Step six: make a left turn. Make a left turn. Make a left turn. Make a left turn. You’re going in circles. You know. You’re both dying and you’re both circling vultures. The first vehicle you drove was a go-kart. You always took the turns too fast, too hard and rammed into the side. You were fine, but you might’ve rattled something loose in your head that’s been unmoored ever since. It didn’t matter then though, you could just keep turning left and left and left in a midsummer haze. You were nowhere and everything. Now you’re in a real car and not a go-kart, and the stakes have never been higher. You’re in no hurry to get somewhere and be nothing, so you keep turning left and you’re running out of gas.
Step seven: learn to drive to the airport. Practice it in your head.
Step eight: say goodbye. It’s not like how you practiced. Consider learning to fly a plane.
Step nine: reverse. Drive away. You always knew this day was coming. Objects in the mirror may be closer than they appear.
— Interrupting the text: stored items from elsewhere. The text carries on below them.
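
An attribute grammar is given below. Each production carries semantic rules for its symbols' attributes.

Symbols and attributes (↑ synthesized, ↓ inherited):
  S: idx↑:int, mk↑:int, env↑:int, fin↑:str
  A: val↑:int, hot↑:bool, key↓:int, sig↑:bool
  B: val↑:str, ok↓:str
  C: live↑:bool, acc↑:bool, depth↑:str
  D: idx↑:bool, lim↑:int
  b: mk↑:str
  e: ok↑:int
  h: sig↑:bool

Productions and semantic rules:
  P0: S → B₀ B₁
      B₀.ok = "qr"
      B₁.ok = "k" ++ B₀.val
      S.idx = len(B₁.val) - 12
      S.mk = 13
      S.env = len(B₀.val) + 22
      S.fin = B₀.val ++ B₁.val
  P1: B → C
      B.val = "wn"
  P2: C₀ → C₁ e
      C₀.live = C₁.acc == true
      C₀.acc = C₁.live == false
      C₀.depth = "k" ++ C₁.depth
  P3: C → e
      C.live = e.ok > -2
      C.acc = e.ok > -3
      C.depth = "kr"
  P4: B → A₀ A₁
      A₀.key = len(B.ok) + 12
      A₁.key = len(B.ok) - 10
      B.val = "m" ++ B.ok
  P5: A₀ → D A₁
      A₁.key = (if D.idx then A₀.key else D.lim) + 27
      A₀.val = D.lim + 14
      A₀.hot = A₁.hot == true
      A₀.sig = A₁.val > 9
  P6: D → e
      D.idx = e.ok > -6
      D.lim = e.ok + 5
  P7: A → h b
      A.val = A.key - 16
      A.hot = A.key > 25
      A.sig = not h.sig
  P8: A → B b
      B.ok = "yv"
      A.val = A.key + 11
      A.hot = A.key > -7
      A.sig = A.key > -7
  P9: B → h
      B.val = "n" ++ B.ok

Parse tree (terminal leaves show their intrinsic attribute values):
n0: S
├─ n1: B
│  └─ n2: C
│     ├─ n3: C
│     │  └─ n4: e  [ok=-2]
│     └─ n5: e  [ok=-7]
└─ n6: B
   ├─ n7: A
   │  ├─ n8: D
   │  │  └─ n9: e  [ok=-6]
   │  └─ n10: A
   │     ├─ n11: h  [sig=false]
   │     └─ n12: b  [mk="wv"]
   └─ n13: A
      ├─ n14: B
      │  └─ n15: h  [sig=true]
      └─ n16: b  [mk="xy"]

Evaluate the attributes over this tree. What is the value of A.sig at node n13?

1. n1.ok = "qr"  ["qr"]
2. n4.ok = -2  [terminal]
3. n3.live = false  [e.ok > -2]
4. n3.acc = true  [e.ok > -3]
5. n3.depth = "kr"  ["kr"]
6. n5.ok = -7  [terminal]
7. n2.live = true  [C₁.acc == true]
8. n2.acc = true  [C₁.live == false]
9. n2.depth = "kkr"  ["k" ++ C₁.depth]
10. n1.val = "wn"  ["wn"]
11. n6.ok = "kwn"  ["k" ++ B₀.val]
12. n7.key = 15  [len(B.ok) + 12]
13. n9.ok = -6  [terminal]
14. n8.idx = false  [e.ok > -6]
15. n8.lim = -1  [e.ok + 5]
16. n10.key = 26  [(if D.idx then A₀.key else D.lim) + 27]
17. n11.sig = false  [terminal]
18. n12.mk = "wv"  [terminal]
19. n10.val = 10  [A.key - 16]
20. n10.hot = true  [A.key > 25]
21. n10.sig = true  [not h.sig]
22. n7.val = 13  [D.lim + 14]
23. n7.hot = true  [A₁.hot == true]
24. n7.sig = true  [A₁.val > 9]
25. n13.key = -7  [len(B.ok) - 10]
26. n14.ok = "yv"  ["yv"]
27. n15.sig = true  [terminal]
28. n14.val = "nyv"  ["n" ++ B.ok]
29. n16.mk = "xy"  [terminal]
30. n13.val = 4  [A.key + 11]
31. n13.hot = false  [A.key > -7]
32. n13.sig = false  [A.key > -7]
33. n6.val = "mkwn"  ["m" ++ B.ok]
34. n0.idx = -8  [len(B₁.val) - 12]
35. n0.mk = 13  [13]
36. n0.env = 24  [len(B₀.val) + 22]
37. n0.fin = "wnmkwn"  [B₀.val ++ B₁.val]

false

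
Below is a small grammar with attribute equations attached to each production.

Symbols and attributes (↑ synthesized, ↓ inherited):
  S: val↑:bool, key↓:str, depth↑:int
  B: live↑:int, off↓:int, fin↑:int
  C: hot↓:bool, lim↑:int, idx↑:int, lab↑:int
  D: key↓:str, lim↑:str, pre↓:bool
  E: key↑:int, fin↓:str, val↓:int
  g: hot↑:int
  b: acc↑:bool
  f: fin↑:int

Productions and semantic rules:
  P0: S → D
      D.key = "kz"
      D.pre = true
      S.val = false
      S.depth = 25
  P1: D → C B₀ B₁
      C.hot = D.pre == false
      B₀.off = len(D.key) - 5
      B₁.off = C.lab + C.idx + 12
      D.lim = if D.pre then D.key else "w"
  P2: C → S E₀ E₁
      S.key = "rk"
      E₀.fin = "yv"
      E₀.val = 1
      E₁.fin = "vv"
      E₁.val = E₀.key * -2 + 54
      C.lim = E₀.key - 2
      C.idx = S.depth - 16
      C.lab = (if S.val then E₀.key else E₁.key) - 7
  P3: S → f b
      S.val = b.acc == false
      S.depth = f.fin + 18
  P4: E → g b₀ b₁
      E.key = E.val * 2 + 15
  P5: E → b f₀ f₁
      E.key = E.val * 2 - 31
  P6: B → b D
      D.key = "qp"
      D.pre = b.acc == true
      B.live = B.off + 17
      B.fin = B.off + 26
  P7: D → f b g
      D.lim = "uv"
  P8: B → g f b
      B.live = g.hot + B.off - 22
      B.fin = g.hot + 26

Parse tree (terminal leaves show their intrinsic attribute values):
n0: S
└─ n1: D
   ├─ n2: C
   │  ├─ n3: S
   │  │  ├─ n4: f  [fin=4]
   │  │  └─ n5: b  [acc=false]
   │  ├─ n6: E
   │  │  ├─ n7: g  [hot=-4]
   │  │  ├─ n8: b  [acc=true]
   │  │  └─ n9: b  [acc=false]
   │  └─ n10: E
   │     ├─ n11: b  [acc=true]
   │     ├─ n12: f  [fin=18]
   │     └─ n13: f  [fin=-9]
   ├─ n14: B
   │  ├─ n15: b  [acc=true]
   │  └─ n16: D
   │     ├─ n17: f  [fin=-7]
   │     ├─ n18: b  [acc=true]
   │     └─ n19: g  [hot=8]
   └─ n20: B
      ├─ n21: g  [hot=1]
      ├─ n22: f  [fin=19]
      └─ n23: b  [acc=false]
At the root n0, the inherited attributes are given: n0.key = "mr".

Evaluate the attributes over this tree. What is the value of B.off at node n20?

28

1. n0.key = "mr"  [given at root]
2. n1.key = "kz"  ["kz"]
3. n1.pre = true  [true]
4. n2.hot = false  [D.pre == false]
5. n3.key = "rk"  ["rk"]
6. n4.fin = 4  [terminal]
7. n5.acc = false  [terminal]
8. n3.val = true  [b.acc == false]
9. n3.depth = 22  [f.fin + 18]
10. n6.fin = "yv"  ["yv"]
11. n6.val = 1  [1]
12. n7.hot = -4  [terminal]
13. n8.acc = true  [terminal]
14. n9.acc = false  [terminal]
15. n6.key = 17  [E.val * 2 + 15]
16. n10.fin = "vv"  ["vv"]
17. n10.val = 20  [E₀.key * -2 + 54]
18. n11.acc = true  [terminal]
19. n12.fin = 18  [terminal]
20. n13.fin = -9  [terminal]
21. n10.key = 9  [E.val * 2 - 31]
22. n2.lim = 15  [E₀.key - 2]
23. n2.idx = 6  [S.depth - 16]
24. n2.lab = 10  [(if S.val then E₀.key else E₁.key) - 7]
25. n14.off = -3  [len(D.key) - 5]
26. n15.acc = true  [terminal]
27. n16.key = "qp"  ["qp"]
28. n16.pre = true  [b.acc == true]
29. n17.fin = -7  [terminal]
30. n18.acc = true  [terminal]
31. n19.hot = 8  [terminal]
32. n16.lim = "uv"  ["uv"]
33. n14.live = 14  [B.off + 17]
34. n14.fin = 23  [B.off + 26]
35. n20.off = 28  [C.lab + C.idx + 12]
36. n21.hot = 1  [terminal]
37. n22.fin = 19  [terminal]
38. n23.acc = false  [terminal]
39. n20.live = 7  [g.hot + B.off - 22]
40. n20.fin = 27  [g.hot + 26]
41. n1.lim = "kz"  [if D.pre then D.key else "w"]
42. n0.val = false  [false]
43. n0.depth = 25  [25]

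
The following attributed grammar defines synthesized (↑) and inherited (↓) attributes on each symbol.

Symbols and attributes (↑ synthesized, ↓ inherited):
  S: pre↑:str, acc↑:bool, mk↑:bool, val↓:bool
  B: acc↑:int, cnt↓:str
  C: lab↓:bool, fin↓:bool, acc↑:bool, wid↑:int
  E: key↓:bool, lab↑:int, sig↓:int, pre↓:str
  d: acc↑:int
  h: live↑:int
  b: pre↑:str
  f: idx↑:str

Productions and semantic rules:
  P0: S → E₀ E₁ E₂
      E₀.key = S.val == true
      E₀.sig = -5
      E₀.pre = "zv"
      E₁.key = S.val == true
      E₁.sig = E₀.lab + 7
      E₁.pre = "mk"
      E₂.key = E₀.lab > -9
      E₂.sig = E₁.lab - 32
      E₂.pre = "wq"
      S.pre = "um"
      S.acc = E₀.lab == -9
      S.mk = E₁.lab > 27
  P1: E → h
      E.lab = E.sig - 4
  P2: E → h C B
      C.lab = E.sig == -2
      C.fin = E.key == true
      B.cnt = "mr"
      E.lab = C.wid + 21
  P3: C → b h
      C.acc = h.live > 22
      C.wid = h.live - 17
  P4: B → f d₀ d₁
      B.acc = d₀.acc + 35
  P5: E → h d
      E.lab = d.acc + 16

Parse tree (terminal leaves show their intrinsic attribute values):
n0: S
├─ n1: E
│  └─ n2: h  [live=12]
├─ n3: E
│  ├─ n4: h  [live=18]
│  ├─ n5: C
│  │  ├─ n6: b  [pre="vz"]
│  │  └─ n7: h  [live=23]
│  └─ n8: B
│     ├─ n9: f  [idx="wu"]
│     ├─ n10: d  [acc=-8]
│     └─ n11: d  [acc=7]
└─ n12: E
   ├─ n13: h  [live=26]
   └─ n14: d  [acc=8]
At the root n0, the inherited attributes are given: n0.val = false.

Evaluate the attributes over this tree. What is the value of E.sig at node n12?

-5

1. n0.val = false  [given at root]
2. n1.key = false  [S.val == true]
3. n1.sig = -5  [-5]
4. n1.pre = "zv"  ["zv"]
5. n2.live = 12  [terminal]
6. n1.lab = -9  [E.sig - 4]
7. n3.key = false  [S.val == true]
8. n3.sig = -2  [E₀.lab + 7]
9. n3.pre = "mk"  ["mk"]
10. n4.live = 18  [terminal]
11. n5.lab = true  [E.sig == -2]
12. n5.fin = false  [E.key == true]
13. n6.pre = "vz"  [terminal]
14. n7.live = 23  [terminal]
15. n5.acc = true  [h.live > 22]
16. n5.wid = 6  [h.live - 17]
17. n8.cnt = "mr"  ["mr"]
18. n9.idx = "wu"  [terminal]
19. n10.acc = -8  [terminal]
20. n11.acc = 7  [terminal]
21. n8.acc = 27  [d₀.acc + 35]
22. n3.lab = 27  [C.wid + 21]
23. n12.key = false  [E₀.lab > -9]
24. n12.sig = -5  [E₁.lab - 32]
25. n12.pre = "wq"  ["wq"]
26. n13.live = 26  [terminal]
27. n14.acc = 8  [terminal]
28. n12.lab = 24  [d.acc + 16]
29. n0.pre = "um"  ["um"]
30. n0.acc = true  [E₀.lab == -9]
31. n0.mk = false  [E₁.lab > 27]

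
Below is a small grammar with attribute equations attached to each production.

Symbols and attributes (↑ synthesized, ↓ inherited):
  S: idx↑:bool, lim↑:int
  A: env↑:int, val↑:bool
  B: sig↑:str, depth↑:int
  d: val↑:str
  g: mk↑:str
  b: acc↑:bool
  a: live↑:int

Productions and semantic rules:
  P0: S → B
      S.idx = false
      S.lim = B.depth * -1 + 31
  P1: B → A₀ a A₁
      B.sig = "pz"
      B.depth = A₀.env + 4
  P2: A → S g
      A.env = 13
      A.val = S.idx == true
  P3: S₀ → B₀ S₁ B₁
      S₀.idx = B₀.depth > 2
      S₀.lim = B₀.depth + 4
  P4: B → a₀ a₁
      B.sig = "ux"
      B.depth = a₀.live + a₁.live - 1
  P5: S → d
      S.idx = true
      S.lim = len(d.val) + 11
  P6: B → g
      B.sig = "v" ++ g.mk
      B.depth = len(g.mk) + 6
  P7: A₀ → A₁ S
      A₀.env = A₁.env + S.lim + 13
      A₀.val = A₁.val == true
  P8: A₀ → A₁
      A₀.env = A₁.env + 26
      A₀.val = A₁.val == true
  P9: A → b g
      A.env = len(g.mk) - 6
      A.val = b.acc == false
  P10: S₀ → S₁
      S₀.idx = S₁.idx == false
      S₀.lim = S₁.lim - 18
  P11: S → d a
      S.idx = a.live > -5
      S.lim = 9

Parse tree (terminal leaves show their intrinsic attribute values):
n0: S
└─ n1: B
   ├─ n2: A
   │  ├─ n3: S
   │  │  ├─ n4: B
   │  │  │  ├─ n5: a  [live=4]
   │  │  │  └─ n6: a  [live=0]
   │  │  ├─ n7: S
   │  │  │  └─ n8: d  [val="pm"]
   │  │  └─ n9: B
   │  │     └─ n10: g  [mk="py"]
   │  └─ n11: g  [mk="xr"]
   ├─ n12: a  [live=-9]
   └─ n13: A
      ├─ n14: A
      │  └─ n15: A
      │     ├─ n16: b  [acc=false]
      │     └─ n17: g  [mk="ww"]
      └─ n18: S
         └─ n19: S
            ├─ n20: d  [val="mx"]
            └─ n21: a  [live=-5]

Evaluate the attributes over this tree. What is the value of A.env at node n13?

1. n5.live = 4  [terminal]
2. n6.live = 0  [terminal]
3. n4.sig = "ux"  ["ux"]
4. n4.depth = 3  [a₀.live + a₁.live - 1]
5. n8.val = "pm"  [terminal]
6. n7.idx = true  [true]
7. n7.lim = 13  [len(d.val) + 11]
8. n10.mk = "py"  [terminal]
9. n9.sig = "vpy"  ["v" ++ g.mk]
10. n9.depth = 8  [len(g.mk) + 6]
11. n3.idx = true  [B₀.depth > 2]
12. n3.lim = 7  [B₀.depth + 4]
13. n11.mk = "xr"  [terminal]
14. n2.env = 13  [13]
15. n2.val = true  [S.idx == true]
16. n12.live = -9  [terminal]
17. n16.acc = false  [terminal]
18. n17.mk = "ww"  [terminal]
19. n15.env = -4  [len(g.mk) - 6]
20. n15.val = true  [b.acc == false]
21. n14.env = 22  [A₁.env + 26]
22. n14.val = true  [A₁.val == true]
23. n20.val = "mx"  [terminal]
24. n21.live = -5  [terminal]
25. n19.idx = false  [a.live > -5]
26. n19.lim = 9  [9]
27. n18.idx = true  [S₁.idx == false]
28. n18.lim = -9  [S₁.lim - 18]
29. n13.env = 26  [A₁.env + S.lim + 13]
30. n13.val = true  [A₁.val == true]
31. n1.sig = "pz"  ["pz"]
32. n1.depth = 17  [A₀.env + 4]
33. n0.idx = false  [false]
34. n0.lim = 14  [B.depth * -1 + 31]

26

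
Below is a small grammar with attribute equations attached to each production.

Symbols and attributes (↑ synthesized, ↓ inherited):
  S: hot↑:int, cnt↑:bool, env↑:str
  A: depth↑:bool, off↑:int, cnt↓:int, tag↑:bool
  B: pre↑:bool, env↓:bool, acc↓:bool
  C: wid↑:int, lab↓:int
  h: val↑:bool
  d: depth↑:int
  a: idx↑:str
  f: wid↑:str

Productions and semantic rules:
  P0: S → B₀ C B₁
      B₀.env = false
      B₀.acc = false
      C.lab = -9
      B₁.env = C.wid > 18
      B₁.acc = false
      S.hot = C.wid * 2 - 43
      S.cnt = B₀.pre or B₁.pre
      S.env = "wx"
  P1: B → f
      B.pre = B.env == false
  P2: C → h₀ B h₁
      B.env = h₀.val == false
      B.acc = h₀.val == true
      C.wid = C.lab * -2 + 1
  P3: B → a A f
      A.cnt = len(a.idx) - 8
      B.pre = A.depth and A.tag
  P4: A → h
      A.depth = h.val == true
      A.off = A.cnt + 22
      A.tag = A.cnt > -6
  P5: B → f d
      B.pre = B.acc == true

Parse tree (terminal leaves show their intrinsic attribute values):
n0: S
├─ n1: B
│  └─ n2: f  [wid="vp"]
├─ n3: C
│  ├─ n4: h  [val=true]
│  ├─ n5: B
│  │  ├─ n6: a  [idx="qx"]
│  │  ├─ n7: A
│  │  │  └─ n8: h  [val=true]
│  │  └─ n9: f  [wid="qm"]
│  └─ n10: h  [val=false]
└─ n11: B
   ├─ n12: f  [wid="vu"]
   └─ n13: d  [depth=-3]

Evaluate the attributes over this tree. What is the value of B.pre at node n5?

false

1. n1.env = false  [false]
2. n1.acc = false  [false]
3. n2.wid = "vp"  [terminal]
4. n1.pre = true  [B.env == false]
5. n3.lab = -9  [-9]
6. n4.val = true  [terminal]
7. n5.env = false  [h₀.val == false]
8. n5.acc = true  [h₀.val == true]
9. n6.idx = "qx"  [terminal]
10. n7.cnt = -6  [len(a.idx) - 8]
11. n8.val = true  [terminal]
12. n7.depth = true  [h.val == true]
13. n7.off = 16  [A.cnt + 22]
14. n7.tag = false  [A.cnt > -6]
15. n9.wid = "qm"  [terminal]
16. n5.pre = false  [A.depth and A.tag]
17. n10.val = false  [terminal]
18. n3.wid = 19  [C.lab * -2 + 1]
19. n11.env = true  [C.wid > 18]
20. n11.acc = false  [false]
21. n12.wid = "vu"  [terminal]
22. n13.depth = -3  [terminal]
23. n11.pre = false  [B.acc == true]
24. n0.hot = -5  [C.wid * 2 - 43]
25. n0.cnt = true  [B₀.pre or B₁.pre]
26. n0.env = "wx"  ["wx"]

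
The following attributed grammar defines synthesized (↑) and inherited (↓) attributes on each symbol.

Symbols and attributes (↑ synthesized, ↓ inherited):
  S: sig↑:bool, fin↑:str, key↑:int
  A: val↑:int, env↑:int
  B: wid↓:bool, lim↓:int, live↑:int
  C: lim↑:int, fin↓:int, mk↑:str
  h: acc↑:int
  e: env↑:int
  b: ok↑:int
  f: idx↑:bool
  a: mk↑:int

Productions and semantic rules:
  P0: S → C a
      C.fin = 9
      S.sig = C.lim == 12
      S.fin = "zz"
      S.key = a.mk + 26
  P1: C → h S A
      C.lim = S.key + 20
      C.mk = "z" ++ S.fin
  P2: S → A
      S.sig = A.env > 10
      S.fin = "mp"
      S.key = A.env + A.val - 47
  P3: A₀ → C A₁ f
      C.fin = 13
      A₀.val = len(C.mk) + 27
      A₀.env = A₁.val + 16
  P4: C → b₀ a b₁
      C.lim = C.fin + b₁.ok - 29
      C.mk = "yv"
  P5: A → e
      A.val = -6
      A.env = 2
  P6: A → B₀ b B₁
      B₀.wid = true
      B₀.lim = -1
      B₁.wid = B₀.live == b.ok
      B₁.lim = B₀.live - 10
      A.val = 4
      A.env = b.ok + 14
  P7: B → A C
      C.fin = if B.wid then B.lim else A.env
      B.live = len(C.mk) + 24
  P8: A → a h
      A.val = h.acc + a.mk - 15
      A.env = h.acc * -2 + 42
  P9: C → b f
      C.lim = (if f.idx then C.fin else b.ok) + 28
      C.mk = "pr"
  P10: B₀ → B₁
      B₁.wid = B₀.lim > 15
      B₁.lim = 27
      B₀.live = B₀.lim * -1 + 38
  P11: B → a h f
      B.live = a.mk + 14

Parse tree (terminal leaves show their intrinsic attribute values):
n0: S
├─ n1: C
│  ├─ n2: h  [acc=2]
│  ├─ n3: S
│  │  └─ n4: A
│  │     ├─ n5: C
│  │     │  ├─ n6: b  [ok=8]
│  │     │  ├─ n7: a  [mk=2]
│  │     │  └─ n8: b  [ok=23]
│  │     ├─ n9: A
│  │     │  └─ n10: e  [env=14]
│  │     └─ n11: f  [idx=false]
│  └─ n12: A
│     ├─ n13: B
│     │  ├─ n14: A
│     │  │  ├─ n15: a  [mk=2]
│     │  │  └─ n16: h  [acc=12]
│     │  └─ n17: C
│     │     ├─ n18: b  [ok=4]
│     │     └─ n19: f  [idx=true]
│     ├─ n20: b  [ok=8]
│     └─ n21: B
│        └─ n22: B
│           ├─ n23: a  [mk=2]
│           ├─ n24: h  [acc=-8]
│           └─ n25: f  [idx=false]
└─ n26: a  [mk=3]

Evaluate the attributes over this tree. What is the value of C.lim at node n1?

12

1. n1.fin = 9  [9]
2. n2.acc = 2  [terminal]
3. n5.fin = 13  [13]
4. n6.ok = 8  [terminal]
5. n7.mk = 2  [terminal]
6. n8.ok = 23  [terminal]
7. n5.lim = 7  [C.fin + b₁.ok - 29]
8. n5.mk = "yv"  ["yv"]
9. n10.env = 14  [terminal]
10. n9.val = -6  [-6]
11. n9.env = 2  [2]
12. n11.idx = false  [terminal]
13. n4.val = 29  [len(C.mk) + 27]
14. n4.env = 10  [A₁.val + 16]
15. n3.sig = false  [A.env > 10]
16. n3.fin = "mp"  ["mp"]
17. n3.key = -8  [A.env + A.val - 47]
18. n13.wid = true  [true]
19. n13.lim = -1  [-1]
20. n15.mk = 2  [terminal]
21. n16.acc = 12  [terminal]
22. n14.val = -1  [h.acc + a.mk - 15]
23. n14.env = 18  [h.acc * -2 + 42]
24. n17.fin = -1  [if B.wid then B.lim else A.env]
25. n18.ok = 4  [terminal]
26. n19.idx = true  [terminal]
27. n17.lim = 27  [(if f.idx then C.fin else b.ok) + 28]
28. n17.mk = "pr"  ["pr"]
29. n13.live = 26  [len(C.mk) + 24]
30. n20.ok = 8  [terminal]
31. n21.wid = false  [B₀.live == b.ok]
32. n21.lim = 16  [B₀.live - 10]
33. n22.wid = true  [B₀.lim > 15]
34. n22.lim = 27  [27]
35. n23.mk = 2  [terminal]
36. n24.acc = -8  [terminal]
37. n25.idx = false  [terminal]
38. n22.live = 16  [a.mk + 14]
39. n21.live = 22  [B₀.lim * -1 + 38]
40. n12.val = 4  [4]
41. n12.env = 22  [b.ok + 14]
42. n1.lim = 12  [S.key + 20]
43. n1.mk = "zmp"  ["z" ++ S.fin]
44. n26.mk = 3  [terminal]
45. n0.sig = true  [C.lim == 12]
46. n0.fin = "zz"  ["zz"]
47. n0.key = 29  [a.mk + 26]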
Step ten: brace for impact. In the event of a car crash, attempt to angle yourself so the oncoming car does not hit the driver’s side. Sacrifice your now empty passenger seat if you must. In the event you crash, do not leave your vehicle until it is safe to do so. Ensure the road is clear, and you are not hit by a third car, unaware you have left your vehicle, unaware you are grieving. In the event the wreckage is on fire, go low and get away from the vehicle. Take your chances with the other drivers, not the flames. In the event that you drive your car into a river, break the window and swim upwards. Upwards is the way the bubbles from your nose and mouth are going. Follow your own breathing. In the event of heartbreak, keep driving. Drive into the sunset. Drive home.